– The same touch of Mother Nature that looted their homes,
disabled their land and forced their neighbors to retreat in tears
served as a rallying point for victims of the Croy Fire Tuesday
LOS GATOS – The same touch of Mother Nature that looted their homes, disabled their land and forced their neighbors to retreat in tears served as a rallying point for victims of the Croy Fire Tuesday night.
Huddled around a small campfire providing warmth on a chilly night high in the fog-draped Santa Cruz Mountains, roughly 50 mothers, fathers, sons and daughters whose lives will be forever altered by the area’s worst wildfire in 17 years released frustrations, gave thanks and directed a barrage of questions at local government officials during a meeting.
“It was kind of ironic that the fire in this case served as the comfort point and set the tone and let us share information back and forth in a conversation form,” said Terry Gitlin, a representative with county’s Office of Emergency Services.
“These residents have been through a lot, and them coming together tonight has helped get questions answered and hopefully find some solutions to the problems that are so frustrating during this recovery period.”
As the thick, cool fog marching from the Pacific began to nestle up to Summit Road, nearly hiding the quarter-full autumn moon, the only light at the remote and rugged Ormsby Volunteer Fire House flickered from the small campfire.
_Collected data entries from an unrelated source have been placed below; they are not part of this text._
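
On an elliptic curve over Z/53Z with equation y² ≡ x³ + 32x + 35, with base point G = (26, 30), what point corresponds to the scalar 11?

Double-and-add on 11 = (1011)₂. Start with G = (26, 30) for the leading 1-bit.
double: tangent at (26, 30): λ = (3·26² + 32)/(2·30) ≡ 46/7. 7⁻¹ ≡ 38 (mod 53), so λ ≡ 46·38 ≡ 52.
  x = λ² - 26 - 26 = 2704 - 52 ≡ 2; y = λ·(26 - 2) - 30 ≡ 52. → (2, 52)
double: tangent at (2, 52): λ = (3·2² + 32)/(2·52) ≡ 44/51. 51⁻¹ ≡ 26 (mod 53) since 51·26 = 1326 ≡ 1, so λ ≡ 44·26 ≡ 31.
  x = λ² - 2 - 2 = 961 - 4 ≡ 3; y = λ·(2 - 3) - 52 ≡ 23. → (3, 23)
add G: (3, 23) + (26, 30). λ = (30 - 23)/(26 - 3) ≡ 7/23 mod 53. 23⁻¹ ≡ 30 (mod 53) since 23·30 = 690 ≡ 1, so λ ≡ 51.
  x = λ² - 3 - 26 = 2601 - 29 ≡ 28; y = λ·(3 - 28) - 23 ≡ 27. → (28, 27)
double: tangent at (28, 27): λ = (3·28² + 32)/(2·27) ≡ 52/1. 1⁻¹ ≡ 1 (mod 53) since 1·1 = 1 ≡ 1, so λ ≡ 52·1 ≡ 52.
  x = λ² - 28 - 28 = 2704 - 56 ≡ 51; y = λ·(28 - 51) - 27 ≡ 49. → (51, 49)
add G: (51, 49) + (26, 30). λ = (30 - 49)/(26 - 51) ≡ 34/28 mod 53. 28⁻¹ ≡ 36 (mod 53) since 28·36 = 1008 ≡ 1, so λ ≡ 5.
  x = λ² - 51 - 26 = 25 - 77 ≡ 1; y = λ·(51 - 1) - 49 ≡ 42. → (1, 42)

(1, 42)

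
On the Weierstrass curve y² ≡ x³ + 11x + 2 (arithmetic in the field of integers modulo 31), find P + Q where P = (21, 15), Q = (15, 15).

(21, 15) + (15, 15). λ = (15 - 15)/(15 - 21) ≡ 0/25 mod 31. 25⁻¹ ≡ 5 (mod 31), so λ ≡ 0.
  x = λ² - 21 - 15 = 0 - 36 ≡ 26; y = λ·(21 - 26) - 15 ≡ 16. → (26, 16)

(26, 16)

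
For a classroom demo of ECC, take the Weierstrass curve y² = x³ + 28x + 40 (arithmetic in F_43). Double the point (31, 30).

(35, 11)

tangent at (31, 30): λ = (3·31² + 28)/(2·30) ≡ 30/17. 17⁻¹ ≡ 38 (mod 43), so λ ≡ 30·38 ≡ 22.
  x = λ² - 31 - 31 = 484 - 62 ≡ 35; y = λ·(31 - 35) - 30 ≡ 11. → (35, 11)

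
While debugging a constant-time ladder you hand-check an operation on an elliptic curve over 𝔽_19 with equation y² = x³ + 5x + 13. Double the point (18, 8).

(7, 7)

tangent at (18, 8): λ = (3·18² + 5)/(2·8) ≡ 8/16. 16⁻¹ ≡ 6 (mod 19), so λ ≡ 8·6 ≡ 10.
  x = λ² - 18 - 18 = 100 - 36 ≡ 7; y = λ·(18 - 7) - 8 ≡ 7. → (7, 7)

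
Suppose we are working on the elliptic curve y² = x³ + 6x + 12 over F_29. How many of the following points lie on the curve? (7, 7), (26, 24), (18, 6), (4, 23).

(7, 7): 7² ≡ 20, rhs ≡ 20 → on.
(26, 24): 24² ≡ 25, rhs ≡ 25 → on.
(18, 6): 6² ≡ 7, rhs ≡ 7 → on.
(4, 23): 23² ≡ 7, rhs ≡ 13 → off.

3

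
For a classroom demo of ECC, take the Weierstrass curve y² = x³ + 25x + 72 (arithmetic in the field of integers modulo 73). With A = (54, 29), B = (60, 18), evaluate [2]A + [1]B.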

Circling the fire was a community of people who chose this rough and beautiful area 2,000 feet above Gilroy as their home, in some cases cradling a rural lifestyle that runs generations deep. These people who called the 34 structures destroyed by the Croy Fire and four damaged structures home – from non-permitted, uninsured and illegal single-wide trailer homes to mansions – filled the crisp mountain air with shared concerns.
Looking across the fire at the residents was District 1 Supervisor Don Gage, who brought a large entourage of representatives from the U.S. Small Business Administration, U.S. Department of Agriculture, Natural Resource Conservation Service, American Red Cross, California Department of Forestry and Fire Prevention and Santa Clara Valley Water District to inform the residents of resources available to help them get back to normal.
“We want to get you folks as many resources as we can,” Gage said, sitting by the fire and wearing a thick flannel shirt. “We don’t have all the answers here tonight, but hopefully we can give the phone number of the people that do.”
Methods of erosion prevention, waste removal, rebuilding permits, road maintenance, future evacuation plans and how to obtain low-interest bank loans up to $200,000 were all discussed by the various government officials.
As the information session began to turn into a question-and-answer forum, several members of the crowd started to voicing their frustration with the county’s handling of the fire.
One resident asked if he could be reimbursed for his fence and 17 acres of land that CDF crews “back burned” to try and keep the fire from spreading. Some other residents complained of the county’s lack of maintenance on the public roads in the area and unfair permit policy.
One woman said she and her family are camping on their charred land until they can rebuild their home. She’s afraid the county will make them leave because they don’t have the required permits.
“We’re not going to kick anybody off their land,” Gage said. “We are being very flexible right now.”
But for the most part, the meeting had a positive dialogue, with the crowd breaking into rounds of applause for the work of the Red Cross, CDF and the county.
“I’m really happy I came tonight because after listening to Supervisor Gage speak it really sounds like he’s here for the community,” said Shelly Dalgleish, whose home near Loma Chiquita and Loops roads was destroyed by the blaze that torched approximately 3,000 acres of forest and caused more than $4.4 million in damage to dwellings and personal property. “Everything we heard here tonight sounds great. … But, we’ll see what actually happens.”
Libby Sofer, the volunteer Fire Chief at the Ormsby Fire Brigade that covers all the dirt roads in the area, said she was shocked at how many resources were available to the victims of the fire.
“Now a lot of us in the area have leads on where to go and a little more insurance for our future,” said Sofer, whose team of volunteers in the area worked for two weeks to put out spot fires in the area. “I think this session let people know that working together and with the county can really ease the recovery process.”
A loan officer with the Small Business Administration will be available at the CDF headquarters in Morgan Hill from 8 a.m. to noon and from 1 to 4:30 p.m. today through Friday, and from 9 a.m. to noon Saturdays through Nov. 2. For more fire victim information call the CDF at 800-488-5323.